Why you need to defrag your hard disk
The other day, I was working on an issue, where a SQL database couldn't be expanded, and the error message given by SQL Server is operating system error 665. After a quick lookup, I got an article on Microsoft ( "A heavily fragmented file in an NTFS file system volume may not grow beyond a certain size caused by an implementation limit in structures that are used to describe the allocations.") that said that in order to resolve the operating system error, one had to defrag the hard disk, so that the fragments are less, and that the file can be expanded as there are more extents.
This error happens when the hard disk is not big enough, and when it was formatted, the large file size record option, /L, wasn't applied (The hard disk had to be big enough for /L to be applied automatically, or you need to apply it manually).
I suggested to the customer to format a new hard disk (as this system was hosted in a VM), with large file size records, FORMAT NEWDRIVE: /FS:NTFS /L so that larger extents can be created (and the existing hard disk can be copied over to the newly formatted hard disk, with the new hard disk being reassigned the same drive designation as the old drive), however, the customer refused, intending to see the defrag to completion.
Earlier today, I found a blog entry on Microsoft regarding possible solutions. For completeness sake, here it is:
The operating system error 665, indicating a file system limitation
has been reached continues to gain momentum beyond DBCC snapshot
files. Over the last ~18 months I have reproduced issues with
standard database files, BCP output, backups and others.
We have posted previous blogs talking about the NTFS attribute
design and associated limitations (665) as the storage space for the
attribute structures becomes exhausted.
Online DBCC has been susceptible to this limitation leveraging a
secondary stream for copy-on-write activities.
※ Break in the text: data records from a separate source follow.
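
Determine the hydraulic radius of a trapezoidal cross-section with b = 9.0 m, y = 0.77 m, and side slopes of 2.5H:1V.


For a trapezoidal section with side slope z:
A = (b + z*y)*y = (9.0 + 2.5*0.77)*0.77 = 8.412 m^2.
P = b + 2*y*sqrt(1 + z^2) = 9.0 + 2*0.77*sqrt(1 + 2.5^2) = 13.147 m.
R = A/P = 8.412 / 13.147 = 0.6399 m.

0.6399


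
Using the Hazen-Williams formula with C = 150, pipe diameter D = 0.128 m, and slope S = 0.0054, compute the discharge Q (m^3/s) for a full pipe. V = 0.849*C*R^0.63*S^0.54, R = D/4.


For a full circular pipe, R = D/4 = 0.128/4 = 0.032 m.
V = 0.849 * 150 * 0.032^0.63 * 0.0054^0.54
  = 0.849 * 150 * 0.114352 * 0.059634
  = 0.8684 m/s.
Pipe area A = pi*D^2/4 = pi*0.128^2/4 = 0.0129 m^2.
Q = A * V = 0.0129 * 0.8684 = 0.0112 m^3/s.

0.0112


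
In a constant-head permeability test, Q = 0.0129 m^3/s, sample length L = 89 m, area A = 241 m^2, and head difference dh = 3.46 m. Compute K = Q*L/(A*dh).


From K = Q*L / (A*dh):
Numerator: Q*L = 0.0129 * 89 = 1.1481.
Denominator: A*dh = 241 * 3.46 = 833.86.
K = 1.1481 / 833.86 = 0.001377 m/s.

0.001377


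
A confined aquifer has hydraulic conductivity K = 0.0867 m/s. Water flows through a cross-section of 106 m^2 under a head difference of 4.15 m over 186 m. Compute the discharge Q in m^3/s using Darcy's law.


Darcy's law: Q = K * A * i, where i = dh/L.
Hydraulic gradient i = 4.15 / 186 = 0.022312.
Q = 0.0867 * 106 * 0.022312
  = 0.2051 m^3/s.

0.2051


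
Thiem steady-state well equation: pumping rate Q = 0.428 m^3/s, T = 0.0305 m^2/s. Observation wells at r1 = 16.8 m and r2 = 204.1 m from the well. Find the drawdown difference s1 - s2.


Thiem equation: s1 - s2 = Q/(2*pi*T) * ln(r2/r1).
ln(r2/r1) = ln(204.1/16.8) = 2.4972.
Q/(2*pi*T) = 0.428 / (2*pi*0.0305) = 0.428 / 0.1916 = 2.2334.
s1 - s2 = 2.2334 * 2.4972 = 5.5773 m.

5.5773


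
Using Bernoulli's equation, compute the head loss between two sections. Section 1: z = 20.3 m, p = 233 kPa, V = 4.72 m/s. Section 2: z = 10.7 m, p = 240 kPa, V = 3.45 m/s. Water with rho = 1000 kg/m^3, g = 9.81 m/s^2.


Total head at each section: H = z + p/(rho*g) + V^2/(2g).
H1 = 20.3 + 233*1000/(1000*9.81) + 4.72^2/(2*9.81)
   = 20.3 + 23.751 + 1.1355
   = 45.187 m.
H2 = 10.7 + 240*1000/(1000*9.81) + 3.45^2/(2*9.81)
   = 10.7 + 24.465 + 0.6067
   = 35.771 m.
h_L = H1 - H2 = 45.187 - 35.771 = 9.415 m.

9.415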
The sparse nature of
DBCC snapshot or a snapshot database can drive attribute exhaustion.
As space is acquired the disk storage location(s) and size(s) are
stored in the attribute structures. If the space is adjacent to a
cluster already tracked by the file the attributes are compressed into a
single entry, spanning the entire size. However, if the space is
fragmented it has to be tracked with multiple attributes.
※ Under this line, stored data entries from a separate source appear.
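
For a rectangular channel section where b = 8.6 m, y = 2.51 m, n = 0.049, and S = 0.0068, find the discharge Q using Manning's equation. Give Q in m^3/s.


For a rectangular channel, the cross-sectional area A = b * y = 8.6 * 2.51 = 21.59 m^2.
The wetted perimeter P = b + 2y = 8.6 + 2*2.51 = 13.62 m.
Hydraulic radius R = A/P = 21.59/13.62 = 1.5849 m.
Velocity V = (1/n)*R^(2/3)*S^(1/2) = (1/0.049)*1.5849^(2/3)*0.0068^(1/2) = 2.2876 m/s.
Discharge Q = A * V = 21.59 * 2.2876 = 49.381 m^3/s.

49.381


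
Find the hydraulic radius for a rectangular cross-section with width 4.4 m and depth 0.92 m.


For a rectangular section:
Flow area A = b * y = 4.4 * 0.92 = 4.05 m^2.
Wetted perimeter P = b + 2y = 4.4 + 2*0.92 = 6.24 m.
Hydraulic radius R = A/P = 4.05 / 6.24 = 0.6487 m.

0.6487


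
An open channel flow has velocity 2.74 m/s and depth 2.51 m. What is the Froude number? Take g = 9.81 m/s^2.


The Froude number is defined as Fr = V / sqrt(g*y).
g*y = 9.81 * 2.51 = 24.6231.
sqrt(g*y) = sqrt(24.6231) = 4.9622.
Fr = 2.74 / 4.9622 = 0.5522.

0.5522


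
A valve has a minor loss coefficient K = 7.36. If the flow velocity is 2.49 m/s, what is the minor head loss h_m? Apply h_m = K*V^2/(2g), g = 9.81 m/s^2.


Minor loss formula: h_m = K * V^2/(2g).
V^2 = 2.49^2 = 6.2001.
V^2/(2g) = 6.2001 / 19.62 = 0.316 m.
h_m = 7.36 * 0.316 = 2.3258 m.

2.3258


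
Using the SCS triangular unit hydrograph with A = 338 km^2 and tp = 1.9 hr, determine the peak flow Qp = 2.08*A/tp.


SCS formula: Qp = 2.08 * A / tp.
Qp = 2.08 * 338 / 1.9
   = 703.04 / 1.9
   = 370.02 m^3/s per cm.

370.02


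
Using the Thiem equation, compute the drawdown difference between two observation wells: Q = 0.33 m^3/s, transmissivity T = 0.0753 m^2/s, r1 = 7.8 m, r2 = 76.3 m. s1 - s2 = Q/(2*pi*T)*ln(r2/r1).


Thiem equation: s1 - s2 = Q/(2*pi*T) * ln(r2/r1).
ln(r2/r1) = ln(76.3/7.8) = 2.2805.
Q/(2*pi*T) = 0.33 / (2*pi*0.0753) = 0.33 / 0.4731 = 0.6975.
s1 - s2 = 0.6975 * 2.2805 = 1.5907 m.

1.5907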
The 665 issue can pop up with larger file sizes. As the file grows
it acquires more space. During the space acquisition the attributes are
used to track this space.
Repro 1 – DBCC Snapshot or Snapshot Database
The copy-on-write logic acquires new space as pages are dirtied in
the main database. As writes occur to the snapshot target more
attributes are used. The space allocations and clusters are by
definition and design stored in spare locations.
Repro 2 – Database files
I can insert data into a database with a smaller auto grow size, each
acquiring new disk space. If the disk space is not acquired in strict,
cluster adjacent order the growth is tracked with separate
attributes. After millions of grows from a large import or index
rebuild (usually around 300GB) I can exhaust the attribute list and
trigger the 665 error.
Repro 3 – BCP
BCP extends the output file in the process of simply writing to the
file. Each block written has to acquire disk space and it is reliant on
adjacent disk space allocation to accommodate a large file.
One customer was trying to use a copy of BCP per CPU and the query
option to partition the output streams and improve the export
performance. This can work very well but in this case it back-fired.
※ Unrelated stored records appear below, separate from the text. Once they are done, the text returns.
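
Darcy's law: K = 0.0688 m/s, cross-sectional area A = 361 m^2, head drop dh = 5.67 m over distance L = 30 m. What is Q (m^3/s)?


Darcy's law: Q = K * A * i, where i = dh/L.
Hydraulic gradient i = 5.67 / 30 = 0.189.
Q = 0.0688 * 361 * 0.189
  = 4.6942 m^3/s.

4.6942


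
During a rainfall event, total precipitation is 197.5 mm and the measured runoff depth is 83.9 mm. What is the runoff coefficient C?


The runoff coefficient C = runoff depth / rainfall depth.
C = 83.9 / 197.5
  = 0.4248.

0.4248


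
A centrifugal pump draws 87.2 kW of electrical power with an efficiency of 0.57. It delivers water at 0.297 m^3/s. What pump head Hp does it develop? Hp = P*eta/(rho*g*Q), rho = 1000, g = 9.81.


Pump head formula: Hp = P * eta / (rho * g * Q).
Numerator: P * eta = 87.2 * 1000 * 0.57 = 49704.0 W.
Denominator: rho * g * Q = 1000 * 9.81 * 0.297 = 2913.57.
Hp = 49704.0 / 2913.57 = 17.06 m.

17.06


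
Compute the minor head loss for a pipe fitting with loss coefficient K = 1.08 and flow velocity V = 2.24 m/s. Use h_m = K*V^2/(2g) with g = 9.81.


Minor loss formula: h_m = K * V^2/(2g).
V^2 = 2.24^2 = 5.0176.
V^2/(2g) = 5.0176 / 19.62 = 0.2557 m.
h_m = 1.08 * 0.2557 = 0.2762 m.

0.2762


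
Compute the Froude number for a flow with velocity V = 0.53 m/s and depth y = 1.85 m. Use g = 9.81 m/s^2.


The Froude number is defined as Fr = V / sqrt(g*y).
g*y = 9.81 * 1.85 = 18.1485.
sqrt(g*y) = sqrt(18.1485) = 4.2601.
Fr = 0.53 / 4.2601 = 0.1244.

0.1244


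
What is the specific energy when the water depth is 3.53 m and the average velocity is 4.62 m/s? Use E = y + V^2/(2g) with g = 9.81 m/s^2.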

The output location was shared and as each copy of BCP was writing data
it caused them to leap frog each other on the same physical media.
Each of the BCP output streams quickly exhausted the attribute storage
as none of them were acquiring adjacent storage.
What Should I Do?
Testing has shown that defragmentation for the physical media may help reduce the attribute usage. Just be sure your defragmentation utility is transactional. (Note:
defragmentation is a different story on SSD media and typically does
not address the problem. Copying the file and allowing the SSD firmware
to repack the physical storage is often a better solution.)
Copy – Doing a file copy may allow better space acquisition.
Use SQL Server 2014 for DBCC online operations. SQL
Server 2014 no longer uses the secondary stream but a separate, sparse
file marked for delete on close. This may reduce the shared attribute
storage required by a secondary stream.
Adjust the auto growth to acquire sizes conducive for production performance as well as packing of attributes.
Format the drive using the larger NTFS metadata, file tracking structures providing a larger set of attribute structures. https://support.microsoft.com/en-us/kb/967351
Use ReFS instead of NTFS. ReFS does not contain the same design as NTFS.
Adjust utility write sizes, for example the BCP
buffer size change: I just discovered that the fix list for SQL Server
2012 SP2 does not appear to contain the fix information. The fix
changes the bcpWrite (internal API used by ODBC driver and BCP.exe) from
a 4K write size to 64K write size.
Backup – Carefully plan the number of files (stripe set) as well as transfer and block sizes.